2016'da bir ay boyunca yapılan Milli İrade Nöbetlerinin sonuncusu sanırım İstanbul Yenikapı Meydanı'nda yapılmış ve 1 milyona yakın İstanbullu mitinge destek vermişti. Final niteliğindeki mitinge ana muhalefet lideri Kemal Kılıçdaroğlu dahil toplumun tüm kesimleri katılarak destek vermiş, tam bir milli mutabakat olayı gerçekleşmiş ve milletimizden büyük destek almıştı.
Zaman içinde siyasetçilerimizin birbirine karşı milletin tasvip etmediği cepheleştirici, kuşatıcılıktan uzak davranışlar 15 Temmuz Milli İrade kutlamalarının yıl dönümü münasebetiyle yapılan programlara da yansımaya başladı. Tek kutuplu olup iktidarın dışındaki siyasi parti ve sivil kurumların etkinliklere davet edilmediği, davet edilse de katılmadığı tek kutuplu programlar haline gelmeye başladı. Bu da ülkemizde 15 Temmuz milli irade mutabakatının zaafa uğradığı millet mutabakatının kaybolmaya yüz tuttuğu izlenimini vermeye başladı.

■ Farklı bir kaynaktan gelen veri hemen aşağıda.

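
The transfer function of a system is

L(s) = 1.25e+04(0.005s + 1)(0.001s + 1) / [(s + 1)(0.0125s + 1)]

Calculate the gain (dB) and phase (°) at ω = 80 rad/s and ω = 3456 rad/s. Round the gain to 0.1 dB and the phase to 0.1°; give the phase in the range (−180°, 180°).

ω = 80: 41.5 dB, -107.9°; ω = 3456: 14.3 dB, -18.1°

At ω = 80 rad/s:
zero (1 + j80·0.005) = 1 + j0.4 → |·| ≈ 1.077, ∠ ≈ 21.80°
zero (1 + j80·0.001) = 1 + j0.08 → |·| ≈ 1.0032, ∠ ≈ 4.57°
pole (1 + j80·1) = 1 + j80 → |·| ≈ 80.006, ∠ ≈ 89.28°
pole (1 + j80·0.0125) = 1 + j1 → |·| ≈ 1.4142, ∠ ≈ 45.00°
|L| = 1.25e+04 · 1.077 · 1.0032 / (80.006 · 1.4142) ≈ 119.37
Gain = 20 log₁₀(119.37) ≈ 41.54 dB
∠L = (21.80° + 4.57°) − (89.28° + 45.00°) = -107.91°

At ω = 3456 rad/s:
zero (1 + j3456·0.005) = 1 + j17.28 → |·| ≈ 17.309, ∠ ≈ 86.69°
zero (1 + j3456·0.001) = 1 + j3.456 → |·| ≈ 3.5978, ∠ ≈ 73.86°
pole (1 + j3456·1) = 1 + j3456 → |·| ≈ 3456, ∠ ≈ 89.98°
pole (1 + j3456·0.0125) = 1 + j43.2 → |·| ≈ 43.212, ∠ ≈ 88.67°
|L| = 1.25e+04 · 17.309 · 3.5978 / (3456 · 43.212) ≈ 5.2124
Gain = 20 log₁₀(5.2124) ≈ 14.34 dB
∠L = (86.69° + 73.86°) − (89.98° + 88.67°) = -18.10°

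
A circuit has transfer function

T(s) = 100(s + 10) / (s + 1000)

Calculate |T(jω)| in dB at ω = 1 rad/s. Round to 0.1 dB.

0.0 dB

At s = jω = j1:
zero (s+10): 10 + j1 → |·| = √(10²+1²) = √101 ≈ 10.05, ∠ = arctan(1/10) ≈ 5.71°
pole (s+1000): 1000 + j1 → |·| = √(1000²+1²) = √1000001 ≈ 1000, ∠ = arctan(1/1000) ≈ 0.06°
|T| = 100 · 10.05 / 1000 ≈ 1.005
Gain = 20 log₁₀(1.005) ≈ 0.04 dB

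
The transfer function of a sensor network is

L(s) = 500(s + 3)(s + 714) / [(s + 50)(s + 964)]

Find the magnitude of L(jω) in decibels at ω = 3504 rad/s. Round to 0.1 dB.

53.8 dB

At s = jω = j3504:
zero (s+3): 3 + j3504 → |·| = √(3²+3504²) = √12278025 ≈ 3504, ∠ = arctan(3504/3) ≈ 89.95°
zero (s+714): 714 + j3504 → |·| = √(714²+3504²) = √12787812 ≈ 3576, ∠ = arctan(3504/714) ≈ 78.48°
pole (s+50): 50 + j3504 → |·| = √(50²+3504²) = √12280516 ≈ 3504.4, ∠ = arctan(3504/50) ≈ 89.18°
pole (s+964): 964 + j3504 → |·| = √(964²+3504²) = √13207312 ≈ 3634.2, ∠ = arctan(3504/964) ≈ 74.62°
|L| = 500 · 1.253e+07 / 1.2736e+07 ≈ 491.91
Gain = 20 log₁₀(491.91) ≈ 53.84 dB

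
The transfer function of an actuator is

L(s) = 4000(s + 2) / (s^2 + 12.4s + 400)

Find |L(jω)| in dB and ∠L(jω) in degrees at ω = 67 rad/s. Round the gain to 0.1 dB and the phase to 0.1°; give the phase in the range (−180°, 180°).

At s = jω = j67:
zero (s+2): 2 + j67 → |·| = √(2²+67²) = √4493 ≈ 67.03, ∠ = arctan(67/2) ≈ 88.29°
quadratic: (j67)² + 12.4·j67 + 400 = -4089 + j830.8 → |·| ≈ 4172.5, ∠ ≈ 168.52°
|L| = 4000 · 67.03 / 4172.5 ≈ 64.259
Gain = 20 log₁₀(64.259) ≈ 36.16 dB
∠L = 88.29° − 168.52° = -80.23°

36.2 dB, -80.2°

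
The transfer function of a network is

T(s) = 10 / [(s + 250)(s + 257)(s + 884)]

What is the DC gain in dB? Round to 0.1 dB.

T(0) = 10 / (250·257·884) ≈ 1.7607e-07
20 log₁₀(1.7607e-07) ≈ -135.09 dB

-135.1 dB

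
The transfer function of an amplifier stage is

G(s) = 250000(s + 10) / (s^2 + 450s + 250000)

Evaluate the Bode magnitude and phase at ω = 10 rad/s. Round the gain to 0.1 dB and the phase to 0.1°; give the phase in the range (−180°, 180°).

23.0 dB, 44.0°

At s = jω = j10:
zero (s+10): 10 + j10 → |·| = √(10²+10²) = √200 ≈ 14.142, ∠ = arctan(10/10) ≈ 45.00°
quadratic: (j10)² + 450·j10 + 250000 = 249900 + j4500 → |·| ≈ 2.4994e+05, ∠ ≈ 1.03°
|G| = 250000 · 14.142 / 2.4994e+05 ≈ 14.145
Gain = 20 log₁₀(14.145) ≈ 23.01 dB
∠G = 45.00° − 1.03° = 43.97°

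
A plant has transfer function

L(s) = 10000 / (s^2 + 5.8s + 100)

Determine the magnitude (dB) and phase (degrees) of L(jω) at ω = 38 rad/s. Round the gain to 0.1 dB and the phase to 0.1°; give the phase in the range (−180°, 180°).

17.3 dB, -170.7°

At s = jω = j38:
quadratic: (j38)² + 5.8·j38 + 100 = -1344 + j220.4 → |·| ≈ 1362, ∠ ≈ 170.69°
|L| = 10000 / 1362 ≈ 7.3421
Gain = 20 log₁₀(7.3421) ≈ 17.32 dB
∠L = 0.00° − 170.69° = -170.69°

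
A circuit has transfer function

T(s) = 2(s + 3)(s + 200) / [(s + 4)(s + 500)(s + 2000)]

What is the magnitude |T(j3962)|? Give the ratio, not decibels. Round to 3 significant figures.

At s = jω = j3962:
zero (s+3): 3 + j3962 → |·| = √(3²+3962²) = √15697453 ≈ 3962, ∠ = arctan(3962/3) ≈ 89.96°
zero (s+200): 200 + j3962 → |·| = √(200²+3962²) = √15737444 ≈ 3967, ∠ = arctan(3962/200) ≈ 87.11°
pole (s+4): 4 + j3962 → |·| = √(4²+3962²) = √15697460 ≈ 3962, ∠ = arctan(3962/4) ≈ 89.94°
pole (s+500): 500 + j3962 → |·| = √(500²+3962²) = √15947444 ≈ 3993.4, ∠ = arctan(3962/500) ≈ 82.81°
pole (s+2000): 2000 + j3962 → |·| = √(2000²+3962²) = √19697444 ≈ 4438.2, ∠ = arctan(3962/2000) ≈ 63.22°
|T| = 2 · 1.5717e+07 / 7.0221e+10 ≈ 0.00044764

0.000448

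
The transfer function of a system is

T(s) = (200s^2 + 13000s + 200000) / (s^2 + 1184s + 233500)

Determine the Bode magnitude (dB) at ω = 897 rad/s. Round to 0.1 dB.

42.5 dB

Substitute s = j897:
Numerator: 200(j897)^2 + 13000(j897) + 200000 = -160721800 + j11661000
Denominator: (j897)^2 + 1184(j897) + 233500 = -571109 + j1062048
|N| = √(160721800² + 11661000²) ≈ 1.6114e+08, ∠N ≈ 175.85°
|D| = √(571109² + 1062048²) ≈ 1.2059e+06, ∠D ≈ 118.27°
|T| = 1.6114e+08 / 1.2059e+06 ≈ 133.63
Gain = 20 log₁₀(133.63) ≈ 42.52 dB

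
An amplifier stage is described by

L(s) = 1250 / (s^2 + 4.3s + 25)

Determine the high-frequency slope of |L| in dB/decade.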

Bu yıl Cumhurbaşkanlığı kabinesinin aldığı kararla 15 Temmuz kutlamaları her ilde Milli İrade Yürüyüşü yapılmak suretiyle sabah saat 04.00'e kadar şehir meydanlarında Milli İrade Nöbeti tutuldu.
Kayseri'de yapılan törenler Kartal Şehitliğinde sivil toplum kurumlarının toplanması, şehitler için okunan Kur'an-ı Kerim, saygı duruşu ve okunan hatimlerin duası ile başladı. Atlı birliklerin, bisiklet konvoyunun ardından vali, iktidar partisini milletvekilleri, belediye başkanları ve sivil toplum kurumlarının temsilcileri ve halkın katılımı ile Cumhuriyet Meydanı'na kadar Milli İrade Yürüyüşü yapıldı.
Cumhuriyet Meydanında yapılan saygı duruşu, İstiklal Marşı ve protokol konuşmalarının ardından sanatçıların sahne alması ve sivil toplum kurumlarının sabah 04.00'e kadar devam eden Milli İrade Nöbeti ile kutlamalar devam etti.
Kayseri Valisi, Büyükşehir Belediye Başkanı, ilçe belediye başkanları, sanayi, ticaret ve meslek kuruluşları ile sivil toplum kuruluşları temsilcilerinin de katılarak destek verdiği kutlamalarda dikkat çeken husus muhalefetin kutlamalarda yer almaması, kahramanlık türküleri ve marşlar yerine günün anlamına uygun olmayan farklı müzik türlerinin icra edilmesi idi.
Millet ve toplum birliği açısından eksiklerin olduğu ve yetkililerin çare bulmak durumunda olduğu etkinliklerdi doğrusu.
Beklentimiz odur ki millet olarak topyekün meydanlara inerek engellediğimiz kanlı hain darbe kalkışmasının kutlamalarını da hep birlikte kutlamayı başarabiliriz.